Most feel-good stories come and go. Somebody does something wildly creative or uncommonly kind. Maybe both. We’re impressed, but seldom do we hear about long term consequences. (When there’s a follow-up, it’s often because the tale turns out to be phony or it has a bitter conclusion.)
Yet once in a while, stories just keep getting better and better. This is one of them.
Two summers ago I wrote here about Dan Price, a Seattle-based entrepreneur who set $70,000 as the minimum wage for each one of his employees. The post drew half a million views, the highest any of my fifty-plus posts has received. Most commentators applauded, but a few were critical.

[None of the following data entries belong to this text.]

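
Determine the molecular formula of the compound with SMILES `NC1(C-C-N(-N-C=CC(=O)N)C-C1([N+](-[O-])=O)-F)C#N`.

C9H13FN6O3

Heavy atoms from the SMILES: 9 C, 1 F, 6 N, 3 O.
Implicit hydrogens by atom environment:
  4 × C: no H
  3 × C: 2 H each → 6
  2 × C: 1 H each → 2
  2 × N: 2 H each → 4
  2 × N: no H
  2 × O: no H
  1 × F: no H
  1 × N: 1 H
  1 × N (charge +1): no H
  1 × O (charge -1): no H
  Total hydrogens = 13.
Molecular formula: C9H13FN6O3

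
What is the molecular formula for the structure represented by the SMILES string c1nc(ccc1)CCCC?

C9H13N

Heavy atoms from the SMILES: 9 C, 1 N.
Implicit hydrogens by atom environment:
  4 × C (aromatic): 1 H each → 4
  3 × C: 2 H each → 6
  1 × C: 3 H
  1 × C (aromatic): no H
  1 × N (aromatic): no H
  Total hydrogens = 13.
Molecular formula: C9H13N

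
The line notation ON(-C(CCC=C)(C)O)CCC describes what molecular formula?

Heavy atoms from the SMILES: 9 C, 1 N, 2 O.
Implicit hydrogens by atom environment:
  5 × C: 2 H each → 10
  2 × C: 3 H each → 6
  2 × O: 1 H each → 2
  1 × C: 1 H
  1 × C: no H
  1 × N: no H
  Total hydrogens = 19.
Molecular formula: C9H19NO2

C9H19NO2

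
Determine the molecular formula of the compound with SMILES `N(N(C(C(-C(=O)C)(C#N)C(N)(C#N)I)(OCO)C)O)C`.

Heavy atoms from the SMILES: 10 C, 1 I, 5 N, 4 O.
Implicit hydrogens by atom environment:
  6 × C: no H
  3 × C: 3 H each → 9
  3 × N: no H
  2 × O: 1 H each → 2
  2 × O: no H
  1 × C: 2 H
  1 × I: no H
  1 × N: 2 H
  1 × N: 1 H
  Total hydrogens = 16.
Molecular formula: C10H16IN5O4

C10H16IN5O4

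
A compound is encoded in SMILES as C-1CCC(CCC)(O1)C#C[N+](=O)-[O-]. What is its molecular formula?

Heavy atoms from the SMILES: 9 C, 1 N, 3 O.
Implicit hydrogens by atom environment:
  5 × C: 2 H each → 10
  3 × C: no H
  2 × O: no H
  1 × C: 3 H
  1 × N (charge +1): no H
  1 × O (charge -1): no H
  Total hydrogens = 13.
Molecular formula: C9H13NO3

C9H13NO3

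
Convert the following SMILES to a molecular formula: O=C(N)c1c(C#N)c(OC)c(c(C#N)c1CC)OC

C13H13N3O3

Heavy atoms from the SMILES: 13 C, 3 N, 3 O.
Implicit hydrogens by atom environment:
  6 × C (aromatic): no H
  3 × C: 3 H each → 9
  3 × C: no H
  3 × O: no H
  2 × N: no H
  1 × C: 2 H
  1 × N: 2 H
  Total hydrogens = 13.
Molecular formula: C13H13N3O3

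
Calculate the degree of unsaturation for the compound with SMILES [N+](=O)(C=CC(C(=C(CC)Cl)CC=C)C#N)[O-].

Molecular formula from the SMILES: C11H13ClN2O2.
DoU = (2C + 2 + N − H − X)/2 = (2·11 + 2 + 2 − 13 − 1)/2 = 12/2 = 6.
(Structurally: 0 ring(s) + 6 π bond(s) = 6.)

6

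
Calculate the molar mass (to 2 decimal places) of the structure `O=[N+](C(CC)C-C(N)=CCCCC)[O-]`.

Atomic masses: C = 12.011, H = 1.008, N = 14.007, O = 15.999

Molecular formula: C10H20N2O2.
M = 10×12.011 + 20×1.008 + 2×14.007 + 2×15.999 = 200.28 g/mol.

200.28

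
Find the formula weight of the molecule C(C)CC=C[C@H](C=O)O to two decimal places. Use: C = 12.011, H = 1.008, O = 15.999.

128.17

Molecular formula: C7H12O2.
M = 7×12.011 + 12×1.008 + 2×15.999 = 128.17 g/mol.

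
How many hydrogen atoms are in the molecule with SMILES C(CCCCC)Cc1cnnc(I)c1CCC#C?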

Several people called Price’s action “socialistic.” That reaction struck me as weird, as Price was acting privately as the majority owner of his small credit card processing company, Gravity Payments. There was no government involvement at all.
Then a year ago, I wrote an update to report how things were going for Price and his company. There had been bumps in the road, notably a dispute with his brother who also held some Gravity stock. Two experienced employees quit, because their raises weren’t as big as those for people lower on the scale. A few customers cut their ties, as well.
Another year has passed, so now it’s time to check in again. The news continues to be strongly positive on two different fronts. On the business side revenue continues to grow, as the company has rapidly expanded its customer base. The number of employees has climbed by 40 percent.
I’m sure that this will be studiously ignored by business school professors.